Publicado originalmente en La Tercera
Cuando hablamos de populismo, es usual caer en usarlo como una categoría de insulto o, en muchos casos, como una forma de declarar una manera de hacer política que no nos acomoda. Así, líderes populistas como Pamela Jiles recogen la etiqueta con orgullo, pues entienden en ella un rechazo por parte de las élites que dicen despreciar (a pesar de ser parte de ella). Sin embargo, esos análisis se quedan cortos. No se preguntan qué hace que haya votantes que prefieran opciones populistas; los asume dóciles, embobados por discursos facilistas, en vez de sujetos activos y con claras preferencias políticas.

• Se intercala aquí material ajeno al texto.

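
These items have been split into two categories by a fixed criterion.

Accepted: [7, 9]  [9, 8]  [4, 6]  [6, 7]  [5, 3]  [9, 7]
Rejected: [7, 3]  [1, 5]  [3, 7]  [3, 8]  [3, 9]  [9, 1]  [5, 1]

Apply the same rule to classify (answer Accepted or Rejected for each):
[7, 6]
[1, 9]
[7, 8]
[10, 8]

Accepted, Rejected, Accepted, Accepted

A rule that fits every label: |first − second| ≤ 2 — true of each 'Accepted' example, false of each 'Rejected' one.
Accepted: [7, 6], since |7−6| = 1. Rejected: [1, 9], since |1−9| = 8. Accepted: [7, 8], since |7−8| = 1. Accepted: [10, 8], since |10−8| = 2.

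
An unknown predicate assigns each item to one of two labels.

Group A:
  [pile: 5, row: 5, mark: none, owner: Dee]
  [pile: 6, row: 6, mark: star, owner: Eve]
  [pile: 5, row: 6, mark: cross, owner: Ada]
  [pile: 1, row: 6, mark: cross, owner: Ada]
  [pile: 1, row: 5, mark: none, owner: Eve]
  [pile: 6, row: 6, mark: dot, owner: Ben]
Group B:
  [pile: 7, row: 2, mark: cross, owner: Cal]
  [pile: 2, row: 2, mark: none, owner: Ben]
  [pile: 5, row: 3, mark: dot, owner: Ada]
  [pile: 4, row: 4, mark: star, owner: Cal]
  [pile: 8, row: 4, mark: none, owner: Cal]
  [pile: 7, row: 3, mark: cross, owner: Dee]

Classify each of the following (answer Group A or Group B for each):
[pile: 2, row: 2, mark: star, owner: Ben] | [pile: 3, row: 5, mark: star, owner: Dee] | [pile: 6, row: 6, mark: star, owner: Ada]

Group B, Group A, Group A

The common property of the 'Group A' items is: row ≥ 5. No 'Group B' item has it.
[pile: 2, row: 2, mark: star, owner: Ben]: Group B (row = 2). [pile: 3, row: 5, mark: star, owner: Dee]: Group A (row = 5). [pile: 6, row: 6, mark: star, owner: Ada]: Group A (row = 6).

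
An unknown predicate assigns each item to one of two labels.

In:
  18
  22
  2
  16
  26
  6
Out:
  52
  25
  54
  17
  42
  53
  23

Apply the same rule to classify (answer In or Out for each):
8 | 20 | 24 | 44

The classifier is using: even AND at most 26.
8 → 8 is even, 8 ≤ 26 → In.
20 → 20 is even, 20 ≤ 26 → In.
24 → 24 is even, 24 ≤ 26 → In.
44 → 44 is even, 44 > 26 → Out.

In, In, In, Out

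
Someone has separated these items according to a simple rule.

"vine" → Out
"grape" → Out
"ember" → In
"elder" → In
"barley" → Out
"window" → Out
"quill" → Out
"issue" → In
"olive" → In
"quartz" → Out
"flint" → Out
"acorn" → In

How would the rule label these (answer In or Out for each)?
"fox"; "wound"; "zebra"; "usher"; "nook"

Out, Out, Out, In, Out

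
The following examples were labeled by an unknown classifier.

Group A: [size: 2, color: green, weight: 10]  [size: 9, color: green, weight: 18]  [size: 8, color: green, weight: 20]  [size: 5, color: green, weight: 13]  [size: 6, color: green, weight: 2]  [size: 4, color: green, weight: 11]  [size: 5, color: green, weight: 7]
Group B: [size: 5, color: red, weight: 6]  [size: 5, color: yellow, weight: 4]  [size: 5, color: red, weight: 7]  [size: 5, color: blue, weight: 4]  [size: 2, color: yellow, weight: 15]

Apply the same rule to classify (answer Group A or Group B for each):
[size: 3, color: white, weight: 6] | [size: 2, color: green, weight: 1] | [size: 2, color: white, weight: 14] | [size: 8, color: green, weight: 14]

Checking candidate rules against both groups, what survives is: color is green.

Group B, Group A, Group B, Group A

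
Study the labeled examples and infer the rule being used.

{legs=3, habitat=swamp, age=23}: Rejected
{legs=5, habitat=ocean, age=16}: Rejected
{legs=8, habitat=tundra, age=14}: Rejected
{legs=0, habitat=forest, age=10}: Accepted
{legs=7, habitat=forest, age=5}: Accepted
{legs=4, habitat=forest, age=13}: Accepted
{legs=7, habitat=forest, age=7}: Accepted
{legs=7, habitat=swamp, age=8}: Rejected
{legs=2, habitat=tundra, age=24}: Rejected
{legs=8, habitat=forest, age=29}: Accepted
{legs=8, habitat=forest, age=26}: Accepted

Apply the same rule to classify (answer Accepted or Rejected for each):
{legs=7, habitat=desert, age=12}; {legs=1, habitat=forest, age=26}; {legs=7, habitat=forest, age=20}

A rule that fits every label: habitat is forest — true of each 'Accepted' example, false of each 'Rejected' one.
{legs=7, habitat=desert, age=12}: habitat is desert, lacks this property → Rejected.
{legs=1, habitat=forest, age=26}: habitat is forest, matches → Accepted.
{legs=7, habitat=forest, age=20}: habitat is forest, matches → Accepted.

Rejected, Accepted, Accepted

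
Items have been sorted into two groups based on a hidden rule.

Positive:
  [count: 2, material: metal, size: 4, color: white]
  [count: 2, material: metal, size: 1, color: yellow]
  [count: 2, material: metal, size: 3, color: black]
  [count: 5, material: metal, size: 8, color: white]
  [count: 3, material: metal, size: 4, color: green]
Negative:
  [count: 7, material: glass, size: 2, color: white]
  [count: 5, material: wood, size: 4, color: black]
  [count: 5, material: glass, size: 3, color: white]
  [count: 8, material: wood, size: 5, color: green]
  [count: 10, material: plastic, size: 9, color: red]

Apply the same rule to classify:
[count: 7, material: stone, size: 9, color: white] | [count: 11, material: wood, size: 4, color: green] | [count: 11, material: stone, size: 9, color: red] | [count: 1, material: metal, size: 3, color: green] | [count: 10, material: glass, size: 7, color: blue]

The common property of the 'Positive' items is: material is metal. No 'Negative' item has it.

Negative, Negative, Negative, Positive, Negative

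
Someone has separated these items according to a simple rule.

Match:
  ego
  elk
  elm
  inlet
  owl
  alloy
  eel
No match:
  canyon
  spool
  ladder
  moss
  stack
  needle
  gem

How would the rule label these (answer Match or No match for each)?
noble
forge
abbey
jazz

The simplest hypothesis consistent with all the labels is: starts with a vowel.
No match: noble, since starts with 'n'. No match: forge, since starts with 'f'. Match: abbey, since starts with 'a'. No match: jazz, since starts with 'j'.

No match, No match, Match, No match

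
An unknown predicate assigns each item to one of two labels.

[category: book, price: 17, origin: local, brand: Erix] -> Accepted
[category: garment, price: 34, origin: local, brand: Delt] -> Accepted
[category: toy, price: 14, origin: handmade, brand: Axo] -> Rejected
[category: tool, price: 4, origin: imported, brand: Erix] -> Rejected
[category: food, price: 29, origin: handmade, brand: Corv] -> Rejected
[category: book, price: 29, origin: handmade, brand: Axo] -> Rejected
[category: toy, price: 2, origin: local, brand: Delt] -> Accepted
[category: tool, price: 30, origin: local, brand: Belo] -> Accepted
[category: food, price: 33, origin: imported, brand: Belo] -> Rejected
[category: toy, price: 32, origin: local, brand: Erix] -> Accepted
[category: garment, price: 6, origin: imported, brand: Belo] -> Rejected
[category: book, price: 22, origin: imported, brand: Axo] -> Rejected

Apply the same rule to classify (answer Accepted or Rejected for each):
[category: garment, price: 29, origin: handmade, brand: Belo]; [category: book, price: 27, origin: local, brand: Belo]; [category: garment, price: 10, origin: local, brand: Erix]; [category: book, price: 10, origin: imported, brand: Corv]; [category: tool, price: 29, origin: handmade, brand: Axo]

Rule: origin is local. This holds for each 'Accepted' example and fails for each 'Rejected' one.
[category: garment, price: 29, origin: handmade, brand: Belo] — origin is handmade, hence Rejected.
[category: book, price: 27, origin: local, brand: Belo] — origin is local, hence Accepted.
[category: garment, price: 10, origin: local, brand: Erix] — origin is local, hence Accepted.
[category: book, price: 10, origin: imported, brand: Corv] — origin is imported, hence Rejected.
[category: tool, price: 29, origin: handmade, brand: Axo] — origin is handmade, hence Rejected.

Rejected, Accepted, Accepted, Rejected, Rejected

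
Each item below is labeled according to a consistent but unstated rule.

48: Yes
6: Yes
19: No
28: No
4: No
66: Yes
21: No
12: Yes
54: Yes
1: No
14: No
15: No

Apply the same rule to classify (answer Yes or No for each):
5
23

No, No

A rule that fits every label: multiple of 6 — true of each 'Yes' example, false of each 'No' one.
5: 5 = 6·0 + 5, doesn't match → No. 23: 23 = 6·3 + 5, doesn't match → No.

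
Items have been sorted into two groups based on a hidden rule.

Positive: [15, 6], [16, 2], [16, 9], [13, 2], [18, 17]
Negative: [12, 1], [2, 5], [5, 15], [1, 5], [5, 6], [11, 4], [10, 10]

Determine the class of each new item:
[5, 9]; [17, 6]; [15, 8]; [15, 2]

Negative, Positive, Positive, Positive

All 'Positive' examples share one property — first ≥ 13 — and every 'Negative' example lacks it.
Negative: [5, 9], since first 5. Positive: [17, 6], since first 17. Positive: [15, 8], since first 15. Positive: [15, 2], since first 15.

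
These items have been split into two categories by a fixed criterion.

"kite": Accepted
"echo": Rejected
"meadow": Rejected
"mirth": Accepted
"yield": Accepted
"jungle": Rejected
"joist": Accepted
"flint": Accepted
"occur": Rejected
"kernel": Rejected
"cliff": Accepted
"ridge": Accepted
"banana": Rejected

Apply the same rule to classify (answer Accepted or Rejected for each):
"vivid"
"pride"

Every 'Accepted' example satisfies: contains 'i'. None of the 'Rejected' examples do.
"vivid": has 'i' — meets the rule, so Accepted. "pride": has 'i' — meets the rule, so Accepted.

Accepted, Accepted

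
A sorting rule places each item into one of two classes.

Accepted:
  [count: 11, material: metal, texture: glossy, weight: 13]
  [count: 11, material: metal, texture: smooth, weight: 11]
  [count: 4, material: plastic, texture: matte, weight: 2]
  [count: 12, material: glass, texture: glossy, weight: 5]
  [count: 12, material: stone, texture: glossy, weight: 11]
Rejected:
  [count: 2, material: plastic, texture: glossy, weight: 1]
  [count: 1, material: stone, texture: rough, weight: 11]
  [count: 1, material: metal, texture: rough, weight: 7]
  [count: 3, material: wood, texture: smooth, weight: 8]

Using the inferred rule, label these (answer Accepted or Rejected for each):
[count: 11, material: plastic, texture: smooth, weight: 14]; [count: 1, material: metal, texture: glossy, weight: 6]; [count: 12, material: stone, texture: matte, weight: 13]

The distinguishing property — count ≥ 4 — holds for all the 'Accepted' cases and none of the 'Rejected' cases.

Accepted, Rejected, Accepted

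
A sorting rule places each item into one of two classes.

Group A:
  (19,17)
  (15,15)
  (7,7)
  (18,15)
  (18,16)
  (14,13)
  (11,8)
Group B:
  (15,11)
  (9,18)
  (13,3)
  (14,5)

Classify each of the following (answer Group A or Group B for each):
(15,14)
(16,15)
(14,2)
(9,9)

The distinguishing property — |first − second| ≤ 3 — holds for all the 'Group A' cases and none of the 'Group B' cases.

Group A, Group A, Group B, Group A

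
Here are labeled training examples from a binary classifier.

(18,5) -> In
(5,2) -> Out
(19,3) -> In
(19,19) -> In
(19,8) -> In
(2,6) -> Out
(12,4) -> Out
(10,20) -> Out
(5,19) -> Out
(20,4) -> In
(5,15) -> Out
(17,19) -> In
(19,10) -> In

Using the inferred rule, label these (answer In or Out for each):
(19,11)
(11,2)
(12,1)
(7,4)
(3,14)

Every 'In' example satisfies: first ≥ 15. None of the 'Out' examples do.
(19,11) — first 19, hence In. (11,2) — first 11, hence Out. (12,1) — first 12, hence Out. (7,4) — first 7, hence Out. (3,14) — first 3, hence Out.

In, Out, Out, Out, Out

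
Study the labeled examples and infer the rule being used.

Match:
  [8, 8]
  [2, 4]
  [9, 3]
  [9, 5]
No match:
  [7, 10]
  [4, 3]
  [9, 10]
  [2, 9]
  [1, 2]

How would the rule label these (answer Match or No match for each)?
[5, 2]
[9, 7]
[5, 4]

No match, Match, No match

The rule appears to be: sum is even.
No match: [5, 2], since 5+2 = 7. Match: [9, 7], since 9+7 = 16. No match: [5, 4], since 5+4 = 9.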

El populismo ha sido un espacio de disputa en la academia. Gracias a algunos malentendidos entre economistas se suele igualar a la demagogia o a las iniciativas fiscales contrarias a la ortodoxia. Y si bien es común ver a populistas prometiendo lo imposible, la verdad es que ese comportamiento no les es exclusivo. En cambio, una de las definiciones más aceptadas es la propuesta por Cas Mudde y Cristóbal Rovira. En ella, se define populismo como una ideología delgada, que divide a la sociedad de forma antagónica en dos campos homogéneos: una élite corrupta y un pueblo puro. Para el populismo, la política debe ser la expresión de la voluntad general de ese mismo pueblo. Pero por lo mismo, las explicaciones que se enfocan sólo en quienes proponen el populismo –es decir, su oferta– quedan cojas. Es importante entender a quienes prefieren, o demandan, este tipo de posturas ideológicas.

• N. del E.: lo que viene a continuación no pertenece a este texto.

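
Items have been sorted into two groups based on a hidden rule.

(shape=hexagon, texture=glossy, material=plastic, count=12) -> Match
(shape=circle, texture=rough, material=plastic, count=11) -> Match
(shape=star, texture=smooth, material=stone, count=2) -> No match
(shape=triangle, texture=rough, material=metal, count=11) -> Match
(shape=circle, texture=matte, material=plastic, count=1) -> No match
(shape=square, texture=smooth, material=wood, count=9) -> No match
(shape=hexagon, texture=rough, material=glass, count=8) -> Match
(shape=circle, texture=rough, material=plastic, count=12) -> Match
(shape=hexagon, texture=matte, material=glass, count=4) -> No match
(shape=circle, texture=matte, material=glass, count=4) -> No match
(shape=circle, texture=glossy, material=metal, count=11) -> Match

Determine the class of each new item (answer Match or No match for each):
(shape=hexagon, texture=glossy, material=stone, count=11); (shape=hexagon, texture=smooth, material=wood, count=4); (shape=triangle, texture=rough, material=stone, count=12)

One predicate separates the groups cleanly: texture is rough OR texture is glossy.
(shape=hexagon, texture=glossy, material=stone, count=11): Match (texture is glossy). (shape=hexagon, texture=smooth, material=wood, count=4): No match (texture is smooth). (shape=triangle, texture=rough, material=stone, count=12): Match (texture is rough).

Match, No match, Match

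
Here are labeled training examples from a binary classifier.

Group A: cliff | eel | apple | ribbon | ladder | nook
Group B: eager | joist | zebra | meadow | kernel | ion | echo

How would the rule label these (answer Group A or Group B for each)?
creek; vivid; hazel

Group A, Group B, Group B

The distinguishing property — has a double letter — holds for all the 'Group A' cases and none of the 'Group B' cases.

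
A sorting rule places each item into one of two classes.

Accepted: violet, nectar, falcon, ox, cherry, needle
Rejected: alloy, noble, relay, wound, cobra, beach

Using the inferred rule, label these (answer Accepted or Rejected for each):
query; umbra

Rejected, Rejected

Looking at the examples, the only property every 'Accepted' case has and every 'Rejected' case lacks is: even length.
query: length 5 — lacks this property, so Rejected. umbra: length 5 — lacks this property, so Rejected.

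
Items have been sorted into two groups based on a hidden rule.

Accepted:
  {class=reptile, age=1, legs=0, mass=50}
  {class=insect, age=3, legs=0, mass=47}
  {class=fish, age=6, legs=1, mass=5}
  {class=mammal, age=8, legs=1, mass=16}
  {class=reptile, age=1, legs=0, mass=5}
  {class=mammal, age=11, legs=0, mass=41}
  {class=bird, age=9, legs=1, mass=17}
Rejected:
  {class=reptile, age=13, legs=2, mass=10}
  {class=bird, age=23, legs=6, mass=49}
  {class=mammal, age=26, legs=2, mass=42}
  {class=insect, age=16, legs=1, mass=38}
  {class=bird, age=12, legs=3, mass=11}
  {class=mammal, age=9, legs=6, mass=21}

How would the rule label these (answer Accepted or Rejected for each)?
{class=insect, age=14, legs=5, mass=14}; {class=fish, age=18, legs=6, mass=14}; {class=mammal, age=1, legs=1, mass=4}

Rejected, Rejected, Accepted

The distinguishing property — legs ≤ 1 AND age ≤ 11 — holds for all the 'Accepted' cases and none of the 'Rejected' cases.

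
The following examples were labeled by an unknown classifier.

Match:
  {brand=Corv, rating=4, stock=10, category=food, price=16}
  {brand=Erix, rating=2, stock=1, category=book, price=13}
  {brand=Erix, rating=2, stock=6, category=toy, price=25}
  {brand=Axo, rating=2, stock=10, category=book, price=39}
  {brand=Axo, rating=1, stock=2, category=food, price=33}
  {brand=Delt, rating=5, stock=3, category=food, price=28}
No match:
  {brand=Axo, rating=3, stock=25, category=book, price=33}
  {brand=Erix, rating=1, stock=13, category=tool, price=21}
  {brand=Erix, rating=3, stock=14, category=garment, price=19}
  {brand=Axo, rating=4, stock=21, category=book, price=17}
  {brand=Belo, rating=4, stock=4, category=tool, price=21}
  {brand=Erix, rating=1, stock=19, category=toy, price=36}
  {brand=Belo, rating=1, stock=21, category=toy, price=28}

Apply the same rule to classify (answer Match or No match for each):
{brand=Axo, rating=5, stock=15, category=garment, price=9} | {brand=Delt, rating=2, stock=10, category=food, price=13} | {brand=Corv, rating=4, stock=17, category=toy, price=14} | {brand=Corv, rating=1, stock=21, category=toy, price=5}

The common property of the 'Match' items is: category is food OR rating = 2. No 'No match' item has it.
{brand=Axo, rating=5, stock=15, category=garment, price=9}: category is garment, rating = 5, does not pass → No match. {brand=Delt, rating=2, stock=10, category=food, price=13}: category is food, rating = 2, has this property → Match. {brand=Corv, rating=4, stock=17, category=toy, price=14}: category is toy, rating = 4, does not pass → No match. {brand=Corv, rating=1, stock=21, category=toy, price=5}: category is toy, rating = 1, does not pass → No match.

No match, Match, No match, No match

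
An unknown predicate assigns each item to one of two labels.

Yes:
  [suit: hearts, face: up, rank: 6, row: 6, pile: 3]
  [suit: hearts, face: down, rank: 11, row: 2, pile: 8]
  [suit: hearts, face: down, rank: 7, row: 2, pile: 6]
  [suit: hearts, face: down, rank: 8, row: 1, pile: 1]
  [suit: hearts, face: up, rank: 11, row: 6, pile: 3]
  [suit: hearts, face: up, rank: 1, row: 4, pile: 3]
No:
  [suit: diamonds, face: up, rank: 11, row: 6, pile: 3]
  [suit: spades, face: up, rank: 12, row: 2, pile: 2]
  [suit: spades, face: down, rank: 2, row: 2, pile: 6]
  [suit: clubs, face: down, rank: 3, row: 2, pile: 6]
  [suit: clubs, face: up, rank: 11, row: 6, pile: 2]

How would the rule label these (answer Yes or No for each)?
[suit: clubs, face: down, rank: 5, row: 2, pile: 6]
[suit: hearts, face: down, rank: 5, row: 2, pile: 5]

One predicate separates the groups cleanly: suit is hearts.
[suit: clubs, face: down, rank: 5, row: 2, pile: 6]: suit is clubs — fails the rule, so No. [suit: hearts, face: down, rank: 5, row: 2, pile: 5]: suit is hearts — qualifies, so Yes.

No, Yes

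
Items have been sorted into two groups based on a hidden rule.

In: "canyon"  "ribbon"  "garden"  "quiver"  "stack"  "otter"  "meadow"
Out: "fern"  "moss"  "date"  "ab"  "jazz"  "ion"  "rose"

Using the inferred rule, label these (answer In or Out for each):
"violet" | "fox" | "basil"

In, Out, In

A rule that fits every label: length ≥ 5 — true of each 'In' example, false of each 'Out' one.
"violet": In (length 6).
"fox": Out (length 3).
"basil": In (length 5).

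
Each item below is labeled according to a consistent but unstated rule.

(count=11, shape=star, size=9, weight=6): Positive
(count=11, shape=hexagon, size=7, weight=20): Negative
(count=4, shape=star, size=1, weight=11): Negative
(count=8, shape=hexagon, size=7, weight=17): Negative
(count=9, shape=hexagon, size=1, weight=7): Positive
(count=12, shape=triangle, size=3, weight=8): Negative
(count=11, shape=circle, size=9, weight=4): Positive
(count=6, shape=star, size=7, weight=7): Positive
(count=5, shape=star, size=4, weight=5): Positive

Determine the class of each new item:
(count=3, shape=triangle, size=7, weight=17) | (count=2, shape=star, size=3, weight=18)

Negative, Negative

Rule: weight ≤ 7. This holds for each 'Positive' example and fails for each 'Negative' one.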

La investigación académica ha mostrado cierta relación entre preferencias por partidos populistas y menores niveles educativos, aunque esa relación varía en cada país. Sin embargo, ha sido consistente en mostrar que quienes votan por populistas son personas interesadas en la política, que tienen niveles de información similares a quienes prefieren opciones no populistas y, aún más importante, tienen una alta valoración por la democracia. Sin embargo, también muestran una frustración profunda con cómo funciona la democracia y el rol de sus representantes. En el fondo, se trata en muchos casos de personas que quieren y buscan tener injerencia en los temas públicos, pero que se encuentran con que están dominados por grupos cerrados –o élites– que tienen poca intención de soltar el poder.

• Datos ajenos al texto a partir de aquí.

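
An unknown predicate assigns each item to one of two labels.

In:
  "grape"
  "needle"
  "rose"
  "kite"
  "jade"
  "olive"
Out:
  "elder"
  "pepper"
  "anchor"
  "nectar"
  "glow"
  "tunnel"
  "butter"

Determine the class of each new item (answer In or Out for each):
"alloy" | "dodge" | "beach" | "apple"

Out, In, Out, In

The simplest hypothesis consistent with all the labels is: ends with 'e'.
"alloy" → ends with 'y' → Out. "dodge" → ends with 'e' → In. "beach" → ends with 'h' → Out. "apple" → ends with 'e' → In.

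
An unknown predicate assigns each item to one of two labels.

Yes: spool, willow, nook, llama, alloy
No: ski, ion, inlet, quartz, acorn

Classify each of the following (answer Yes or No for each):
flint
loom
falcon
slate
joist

No, Yes, No, No, No

The distinguishing property — has a double letter — holds for all the 'Yes' cases and none of the 'No' cases.
flint: no doubled letter, doesn't match → No.
loom: 'oo' doubled, fits → Yes.
falcon: no doubled letter, doesn't match → No.
slate: no doubled letter, doesn't match → No.
joist: no doubled letter, doesn't match → No.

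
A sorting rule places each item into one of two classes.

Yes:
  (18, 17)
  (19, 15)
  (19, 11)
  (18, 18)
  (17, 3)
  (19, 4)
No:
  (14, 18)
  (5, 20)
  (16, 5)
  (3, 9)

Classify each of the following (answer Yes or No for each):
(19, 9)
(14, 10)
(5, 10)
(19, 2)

Yes, No, No, Yes

Every 'Yes' example satisfies: first ≥ 17. None of the 'No' examples do.
(19, 9): Yes (first 19). (14, 10): No (first 14). (5, 10): No (first 5). (19, 2): Yes (first 19).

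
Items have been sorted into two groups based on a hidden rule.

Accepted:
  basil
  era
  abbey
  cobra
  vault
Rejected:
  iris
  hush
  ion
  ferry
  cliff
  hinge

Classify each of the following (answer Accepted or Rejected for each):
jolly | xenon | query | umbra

The common property of the 'Accepted' items is: contains 'a'. No 'Rejected' item has it.
jolly: no 'a', lacks this property → Rejected. xenon: no 'a', lacks this property → Rejected. query: no 'a', lacks this property → Rejected. umbra: has 'a', satisfies this → Accepted.

Rejected, Rejected, Rejected, Accepted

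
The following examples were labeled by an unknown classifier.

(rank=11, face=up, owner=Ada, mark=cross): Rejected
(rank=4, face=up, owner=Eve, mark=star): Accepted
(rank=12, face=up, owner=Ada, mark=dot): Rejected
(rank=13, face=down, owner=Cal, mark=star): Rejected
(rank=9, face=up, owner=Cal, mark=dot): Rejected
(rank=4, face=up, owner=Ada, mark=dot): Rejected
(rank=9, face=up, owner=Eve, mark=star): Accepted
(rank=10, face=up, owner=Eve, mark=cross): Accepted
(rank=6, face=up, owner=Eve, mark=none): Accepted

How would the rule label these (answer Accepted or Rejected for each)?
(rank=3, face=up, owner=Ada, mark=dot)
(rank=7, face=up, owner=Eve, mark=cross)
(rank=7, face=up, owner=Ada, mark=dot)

Rejected, Accepted, Rejected

Comparing the two groups points to one rule — owner is Eve.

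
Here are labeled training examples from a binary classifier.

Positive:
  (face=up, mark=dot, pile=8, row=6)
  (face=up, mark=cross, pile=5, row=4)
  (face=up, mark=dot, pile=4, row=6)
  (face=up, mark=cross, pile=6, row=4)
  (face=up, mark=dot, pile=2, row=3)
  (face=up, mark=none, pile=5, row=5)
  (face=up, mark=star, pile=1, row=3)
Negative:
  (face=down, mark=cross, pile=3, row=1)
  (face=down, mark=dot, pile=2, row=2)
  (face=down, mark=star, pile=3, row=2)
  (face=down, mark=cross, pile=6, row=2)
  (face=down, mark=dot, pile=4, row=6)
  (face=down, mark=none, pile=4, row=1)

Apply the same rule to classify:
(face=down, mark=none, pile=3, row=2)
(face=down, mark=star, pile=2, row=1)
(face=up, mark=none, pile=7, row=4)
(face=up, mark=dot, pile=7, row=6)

Negative, Negative, Positive, Positive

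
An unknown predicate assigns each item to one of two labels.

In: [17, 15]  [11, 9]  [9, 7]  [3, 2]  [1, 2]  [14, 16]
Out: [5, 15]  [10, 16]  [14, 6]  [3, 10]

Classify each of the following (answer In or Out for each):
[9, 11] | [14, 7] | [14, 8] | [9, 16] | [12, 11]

In, Out, Out, Out, In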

El caso chileno no es particularmente distinto al resto del mundo. Desde el retorno a la democracia, la administración del poder ha privilegiado los índices macroeconómicos por sobre la distribución de éste. Con ello, bajo los parámetros de la democracia representativa, se impulsó una forma de gobierno basada en la tecnocracia, donde el rol formal de la ciudadanía estaba limitado a lo que ocurría alrededor de los ciclos electorales. Eso, sumado a un diseño institucional que removió a los partidos políticos del tejido social, crearon los componentes ideales para el surgimiento de una ideología que promueve una democracia de mayorías (a costo de arrasar con las minorías) y arrebatarles el poder a las élites. Parafraseando a Mudde, el populismo sería una respuesta democrática antiliberal a un liberalismo que ha sido antidemocrático.
Entonces, quienes miran con agrado, o incluso esperanza, a los líderes populistas, no son simplemente personas encandiladas por la farándula o las luces. Si están dispuestos a seguir a un político que hace política desde el barro, humillando a sus contrincantes, es precisamente porque sienten que esa ha sido la forma en que han sido tratados por quienes gobiernan. La respuesta correcta al populismo no es la humillación ni el desdén, es la democracia y la renuncia al poder.